According to a National Public Radio report, 70% of Ohio’s 612 school districts now have at least one building where students can qualify for EdChoice vouchers.
The growth in numbers has led to an outcry from districts across Ohio calling for a change in law.
State Sen. Matt Dolan, a Republican from Chagrin Falls, has introduced an amendment to the existing legislation that says any school with an overall building grade higher than an F is not EdChoice eligible for three years, during which time the state can work on revising the criteria.
Mills Lawn’s most recent overall grade is a B.

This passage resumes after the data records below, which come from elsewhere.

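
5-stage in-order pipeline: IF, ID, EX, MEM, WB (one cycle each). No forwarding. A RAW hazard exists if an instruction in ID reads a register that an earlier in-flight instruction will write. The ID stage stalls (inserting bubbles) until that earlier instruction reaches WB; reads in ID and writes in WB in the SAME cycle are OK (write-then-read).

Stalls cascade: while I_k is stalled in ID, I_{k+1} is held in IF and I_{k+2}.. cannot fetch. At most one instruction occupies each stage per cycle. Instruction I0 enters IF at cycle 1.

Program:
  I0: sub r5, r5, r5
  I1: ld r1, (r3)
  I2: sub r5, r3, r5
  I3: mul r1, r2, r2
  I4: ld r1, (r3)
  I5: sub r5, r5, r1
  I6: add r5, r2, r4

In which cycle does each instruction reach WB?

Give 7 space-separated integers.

I0 sub r5 <- r5,r5: IF@1 ID@2 stall=0 (-) EX@3 MEM@4 WB@5
I1 ld r1 <- r3: IF@2 ID@3 stall=0 (-) EX@4 MEM@5 WB@6
I2 sub r5 <- r3,r5: IF@3 ID@4 stall=1 (RAW on I0.r5 (WB@5)) EX@6 MEM@7 WB@8
I3 mul r1 <- r2,r2: IF@4 ID@6 stall=0 (-) EX@7 MEM@8 WB@9
I4 ld r1 <- r3: IF@6 ID@7 stall=0 (-) EX@8 MEM@9 WB@10
I5 sub r5 <- r5,r1: IF@7 ID@8 stall=2 (RAW on I4.r1 (WB@10)) EX@11 MEM@12 WB@13
I6 add r5 <- r2,r4: IF@8 ID@11 stall=0 (-) EX@12 MEM@13 WB@14

Answer: 5 6 8 9 10 13 14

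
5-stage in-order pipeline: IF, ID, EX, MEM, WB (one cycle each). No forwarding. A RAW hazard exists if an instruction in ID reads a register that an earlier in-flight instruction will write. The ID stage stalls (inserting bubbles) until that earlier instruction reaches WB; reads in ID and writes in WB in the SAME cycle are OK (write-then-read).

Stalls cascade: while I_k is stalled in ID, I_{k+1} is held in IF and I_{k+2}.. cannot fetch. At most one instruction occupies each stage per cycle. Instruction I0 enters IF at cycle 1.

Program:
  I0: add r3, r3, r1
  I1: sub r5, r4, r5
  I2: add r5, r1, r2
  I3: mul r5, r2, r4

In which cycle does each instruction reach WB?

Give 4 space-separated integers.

I0 add r3 <- r3,r1: IF@1 ID@2 stall=0 (-) EX@3 MEM@4 WB@5
I1 sub r5 <- r4,r5: IF@2 ID@3 stall=0 (-) EX@4 MEM@5 WB@6
I2 add r5 <- r1,r2: IF@3 ID@4 stall=0 (-) EX@5 MEM@6 WB@7
I3 mul r5 <- r2,r4: IF@4 ID@5 stall=0 (-) EX@6 MEM@7 WB@8

Answer: 5 6 7 8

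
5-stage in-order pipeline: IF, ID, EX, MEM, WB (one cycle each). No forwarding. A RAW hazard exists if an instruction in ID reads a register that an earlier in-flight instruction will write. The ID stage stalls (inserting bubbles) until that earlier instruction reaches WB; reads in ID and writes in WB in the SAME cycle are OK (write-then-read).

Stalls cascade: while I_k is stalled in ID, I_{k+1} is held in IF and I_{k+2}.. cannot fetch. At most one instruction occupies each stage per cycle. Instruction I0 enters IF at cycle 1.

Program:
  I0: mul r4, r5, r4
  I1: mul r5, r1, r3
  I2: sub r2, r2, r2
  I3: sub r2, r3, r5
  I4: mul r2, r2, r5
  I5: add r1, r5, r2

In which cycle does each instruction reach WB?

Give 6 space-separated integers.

Answer: 5 6 7 9 12 15

Derivation:
I0 mul r4 <- r5,r4: IF@1 ID@2 stall=0 (-) EX@3 MEM@4 WB@5
I1 mul r5 <- r1,r3: IF@2 ID@3 stall=0 (-) EX@4 MEM@5 WB@6
I2 sub r2 <- r2,r2: IF@3 ID@4 stall=0 (-) EX@5 MEM@6 WB@7
I3 sub r2 <- r3,r5: IF@4 ID@5 stall=1 (RAW on I1.r5 (WB@6)) EX@7 MEM@8 WB@9
I4 mul r2 <- r2,r5: IF@5 ID@7 stall=2 (RAW on I3.r2 (WB@9)) EX@10 MEM@11 WB@12
I5 add r1 <- r5,r2: IF@7 ID@10 stall=2 (RAW on I4.r2 (WB@12)) EX@13 MEM@14 WB@15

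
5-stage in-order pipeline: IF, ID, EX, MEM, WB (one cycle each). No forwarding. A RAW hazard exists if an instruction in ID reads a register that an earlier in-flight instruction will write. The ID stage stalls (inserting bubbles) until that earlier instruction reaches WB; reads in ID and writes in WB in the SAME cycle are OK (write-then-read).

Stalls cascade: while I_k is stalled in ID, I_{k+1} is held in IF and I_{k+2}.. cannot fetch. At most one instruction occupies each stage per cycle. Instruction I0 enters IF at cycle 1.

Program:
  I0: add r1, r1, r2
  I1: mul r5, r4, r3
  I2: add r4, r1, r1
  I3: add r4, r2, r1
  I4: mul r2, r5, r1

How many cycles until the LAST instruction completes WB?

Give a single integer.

Answer: 10

Derivation:
I0 add r1 <- r1,r2: IF@1 ID@2 stall=0 (-) EX@3 MEM@4 WB@5
I1 mul r5 <- r4,r3: IF@2 ID@3 stall=0 (-) EX@4 MEM@5 WB@6
I2 add r4 <- r1,r1: IF@3 ID@4 stall=1 (RAW on I0.r1 (WB@5)) EX@6 MEM@7 WB@8
I3 add r4 <- r2,r1: IF@4 ID@6 stall=0 (-) EX@7 MEM@8 WB@9
I4 mul r2 <- r5,r1: IF@6 ID@7 stall=0 (-) EX@8 MEM@9 WB@10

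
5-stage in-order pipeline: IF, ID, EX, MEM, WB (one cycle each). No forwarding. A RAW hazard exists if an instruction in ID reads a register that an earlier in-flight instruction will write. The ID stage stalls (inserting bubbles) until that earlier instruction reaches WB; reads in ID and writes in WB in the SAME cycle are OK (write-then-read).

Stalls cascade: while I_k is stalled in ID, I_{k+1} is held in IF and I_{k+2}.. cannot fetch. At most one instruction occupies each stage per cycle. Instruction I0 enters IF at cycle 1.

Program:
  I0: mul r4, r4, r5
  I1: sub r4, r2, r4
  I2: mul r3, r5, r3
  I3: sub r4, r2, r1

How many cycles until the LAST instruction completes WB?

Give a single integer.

Answer: 10

Derivation:
I0 mul r4 <- r4,r5: IF@1 ID@2 stall=0 (-) EX@3 MEM@4 WB@5
I1 sub r4 <- r2,r4: IF@2 ID@3 stall=2 (RAW on I0.r4 (WB@5)) EX@6 MEM@7 WB@8
I2 mul r3 <- r5,r3: IF@3 ID@6 stall=0 (-) EX@7 MEM@8 WB@9
I3 sub r4 <- r2,r1: IF@6 ID@7 stall=0 (-) EX@8 MEM@9 WB@10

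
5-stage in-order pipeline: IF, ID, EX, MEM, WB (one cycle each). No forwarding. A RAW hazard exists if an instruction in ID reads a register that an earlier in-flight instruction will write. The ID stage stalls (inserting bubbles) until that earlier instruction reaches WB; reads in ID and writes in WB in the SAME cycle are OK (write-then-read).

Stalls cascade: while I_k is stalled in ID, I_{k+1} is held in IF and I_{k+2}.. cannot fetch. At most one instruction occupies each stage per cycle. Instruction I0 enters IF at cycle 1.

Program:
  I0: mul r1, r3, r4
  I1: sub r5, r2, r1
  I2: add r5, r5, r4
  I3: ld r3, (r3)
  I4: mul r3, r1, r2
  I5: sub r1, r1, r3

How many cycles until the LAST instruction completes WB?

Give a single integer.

Answer: 16

Derivation:
I0 mul r1 <- r3,r4: IF@1 ID@2 stall=0 (-) EX@3 MEM@4 WB@5
I1 sub r5 <- r2,r1: IF@2 ID@3 stall=2 (RAW on I0.r1 (WB@5)) EX@6 MEM@7 WB@8
I2 add r5 <- r5,r4: IF@3 ID@6 stall=2 (RAW on I1.r5 (WB@8)) EX@9 MEM@10 WB@11
I3 ld r3 <- r3: IF@6 ID@9 stall=0 (-) EX@10 MEM@11 WB@12
I4 mul r3 <- r1,r2: IF@9 ID@10 stall=0 (-) EX@11 MEM@12 WB@13
I5 sub r1 <- r1,r3: IF@10 ID@11 stall=2 (RAW on I4.r3 (WB@13)) EX@14 MEM@15 WB@16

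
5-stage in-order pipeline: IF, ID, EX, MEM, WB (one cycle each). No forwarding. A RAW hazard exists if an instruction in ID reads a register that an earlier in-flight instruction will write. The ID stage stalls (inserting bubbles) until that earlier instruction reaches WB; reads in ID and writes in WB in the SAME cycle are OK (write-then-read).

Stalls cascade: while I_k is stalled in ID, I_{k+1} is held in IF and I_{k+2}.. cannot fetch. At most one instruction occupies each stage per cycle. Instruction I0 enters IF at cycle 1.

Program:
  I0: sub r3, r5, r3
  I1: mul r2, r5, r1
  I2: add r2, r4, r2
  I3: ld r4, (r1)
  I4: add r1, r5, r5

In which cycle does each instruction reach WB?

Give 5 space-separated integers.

I0 sub r3 <- r5,r3: IF@1 ID@2 stall=0 (-) EX@3 MEM@4 WB@5
I1 mul r2 <- r5,r1: IF@2 ID@3 stall=0 (-) EX@4 MEM@5 WB@6
I2 add r2 <- r4,r2: IF@3 ID@4 stall=2 (RAW on I1.r2 (WB@6)) EX@7 MEM@8 WB@9
I3 ld r4 <- r1: IF@4 ID@7 stall=0 (-) EX@8 MEM@9 WB@10
I4 add r1 <- r5,r5: IF@7 ID@8 stall=0 (-) EX@9 MEM@10 WB@11

Answer: 5 6 9 10 11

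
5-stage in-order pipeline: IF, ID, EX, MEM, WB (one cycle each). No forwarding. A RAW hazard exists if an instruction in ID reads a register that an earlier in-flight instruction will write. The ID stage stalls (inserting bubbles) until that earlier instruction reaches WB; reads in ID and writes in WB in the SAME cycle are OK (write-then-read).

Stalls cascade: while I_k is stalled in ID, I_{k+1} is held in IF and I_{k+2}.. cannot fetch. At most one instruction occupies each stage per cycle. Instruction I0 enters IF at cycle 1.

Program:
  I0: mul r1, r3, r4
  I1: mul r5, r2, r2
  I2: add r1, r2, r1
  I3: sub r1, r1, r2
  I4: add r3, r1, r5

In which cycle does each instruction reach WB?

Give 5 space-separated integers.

I0 mul r1 <- r3,r4: IF@1 ID@2 stall=0 (-) EX@3 MEM@4 WB@5
I1 mul r5 <- r2,r2: IF@2 ID@3 stall=0 (-) EX@4 MEM@5 WB@6
I2 add r1 <- r2,r1: IF@3 ID@4 stall=1 (RAW on I0.r1 (WB@5)) EX@6 MEM@7 WB@8
I3 sub r1 <- r1,r2: IF@4 ID@6 stall=2 (RAW on I2.r1 (WB@8)) EX@9 MEM@10 WB@11
I4 add r3 <- r1,r5: IF@6 ID@9 stall=2 (RAW on I3.r1 (WB@11)) EX@12 MEM@13 WB@14

Answer: 5 6 8 11 14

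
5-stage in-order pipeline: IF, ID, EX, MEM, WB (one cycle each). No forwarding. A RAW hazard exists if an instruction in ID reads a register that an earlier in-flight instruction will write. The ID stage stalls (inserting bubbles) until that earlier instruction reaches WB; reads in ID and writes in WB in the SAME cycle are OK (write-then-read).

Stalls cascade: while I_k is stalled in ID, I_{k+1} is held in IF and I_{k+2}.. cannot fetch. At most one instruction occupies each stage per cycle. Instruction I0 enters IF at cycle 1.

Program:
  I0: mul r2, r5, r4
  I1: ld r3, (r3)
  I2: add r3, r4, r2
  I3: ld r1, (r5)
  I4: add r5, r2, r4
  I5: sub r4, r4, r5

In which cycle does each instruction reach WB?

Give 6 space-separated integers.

Answer: 5 6 8 9 10 13

Derivation:
I0 mul r2 <- r5,r4: IF@1 ID@2 stall=0 (-) EX@3 MEM@4 WB@5
I1 ld r3 <- r3: IF@2 ID@3 stall=0 (-) EX@4 MEM@5 WB@6
I2 add r3 <- r4,r2: IF@3 ID@4 stall=1 (RAW on I0.r2 (WB@5)) EX@6 MEM@7 WB@8
I3 ld r1 <- r5: IF@4 ID@6 stall=0 (-) EX@7 MEM@8 WB@9
I4 add r5 <- r2,r4: IF@6 ID@7 stall=0 (-) EX@8 MEM@9 WB@10
I5 sub r4 <- r4,r5: IF@7 ID@8 stall=2 (RAW on I4.r5 (WB@10)) EX@11 MEM@12 WB@13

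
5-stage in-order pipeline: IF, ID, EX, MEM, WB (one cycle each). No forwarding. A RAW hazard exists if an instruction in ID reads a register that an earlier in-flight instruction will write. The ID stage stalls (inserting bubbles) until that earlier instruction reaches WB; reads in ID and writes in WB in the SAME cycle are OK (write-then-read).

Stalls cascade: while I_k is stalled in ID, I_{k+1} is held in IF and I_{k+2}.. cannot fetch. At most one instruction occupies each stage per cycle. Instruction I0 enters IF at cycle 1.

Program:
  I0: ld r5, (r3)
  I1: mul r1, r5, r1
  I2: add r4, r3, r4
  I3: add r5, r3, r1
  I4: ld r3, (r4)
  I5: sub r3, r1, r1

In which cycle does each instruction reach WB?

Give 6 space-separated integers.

Answer: 5 8 9 11 12 13

Derivation:
I0 ld r5 <- r3: IF@1 ID@2 stall=0 (-) EX@3 MEM@4 WB@5
I1 mul r1 <- r5,r1: IF@2 ID@3 stall=2 (RAW on I0.r5 (WB@5)) EX@6 MEM@7 WB@8
I2 add r4 <- r3,r4: IF@3 ID@6 stall=0 (-) EX@7 MEM@8 WB@9
I3 add r5 <- r3,r1: IF@6 ID@7 stall=1 (RAW on I1.r1 (WB@8)) EX@9 MEM@10 WB@11
I4 ld r3 <- r4: IF@7 ID@9 stall=0 (-) EX@10 MEM@11 WB@12
I5 sub r3 <- r1,r1: IF@9 ID@10 stall=0 (-) EX@11 MEM@12 WB@13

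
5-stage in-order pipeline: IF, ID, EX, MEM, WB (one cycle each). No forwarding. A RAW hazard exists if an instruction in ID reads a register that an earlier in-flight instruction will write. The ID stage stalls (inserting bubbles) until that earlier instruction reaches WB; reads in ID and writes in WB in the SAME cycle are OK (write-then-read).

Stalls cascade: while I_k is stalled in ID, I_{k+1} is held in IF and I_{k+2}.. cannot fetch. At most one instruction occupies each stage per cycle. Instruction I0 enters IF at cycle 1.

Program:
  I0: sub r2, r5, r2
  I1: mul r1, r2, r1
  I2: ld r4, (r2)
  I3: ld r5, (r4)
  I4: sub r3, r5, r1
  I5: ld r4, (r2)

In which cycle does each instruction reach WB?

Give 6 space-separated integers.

I0 sub r2 <- r5,r2: IF@1 ID@2 stall=0 (-) EX@3 MEM@4 WB@5
I1 mul r1 <- r2,r1: IF@2 ID@3 stall=2 (RAW on I0.r2 (WB@5)) EX@6 MEM@7 WB@8
I2 ld r4 <- r2: IF@3 ID@6 stall=0 (-) EX@7 MEM@8 WB@9
I3 ld r5 <- r4: IF@6 ID@7 stall=2 (RAW on I2.r4 (WB@9)) EX@10 MEM@11 WB@12
I4 sub r3 <- r5,r1: IF@7 ID@10 stall=2 (RAW on I3.r5 (WB@12)) EX@13 MEM@14 WB@15
I5 ld r4 <- r2: IF@10 ID@13 stall=0 (-) EX@14 MEM@15 WB@16

Answer: 5 8 9 12 15 16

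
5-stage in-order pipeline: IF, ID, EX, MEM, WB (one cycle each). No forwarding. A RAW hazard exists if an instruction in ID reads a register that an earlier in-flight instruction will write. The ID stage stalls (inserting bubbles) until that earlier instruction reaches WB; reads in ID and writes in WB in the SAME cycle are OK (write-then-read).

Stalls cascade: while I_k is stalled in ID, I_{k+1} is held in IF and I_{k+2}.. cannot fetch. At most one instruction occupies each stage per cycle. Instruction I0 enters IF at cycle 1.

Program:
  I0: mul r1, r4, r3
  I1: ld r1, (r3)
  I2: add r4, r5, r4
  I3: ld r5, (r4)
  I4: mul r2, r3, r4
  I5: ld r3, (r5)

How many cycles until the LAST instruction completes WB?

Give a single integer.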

Supporters of EdChoice, however, say that it offers more choices for Ohio’s students and families to attend schools that meet their individual needs and values. They also note that the families of children attending private schools continue to pay public school taxes.
In response to the choice argument, Conn said, “the state already has a system of choice — open enrollment.” Open enrollment, however, is between public districts, and does not include faith-based or private schools.
According to NPR, if the EdChoice program remains as is, the state will see a 381% increase over the next three years “in the number of school buildings where students qualify for vouchers.”
In the meantime, the Ohio House last week approved a delay in the application process, pushing back the opening date to April 1 while state leaders consider amending current law. The Ohio Senate is expected to weigh in this week.
St. Brigid’s Principal Adkins said he is hesitant to comment more on EdChoice until the state decides what it is going to do.
“I just hope they figure it out so families know where they stand,” Adkins said.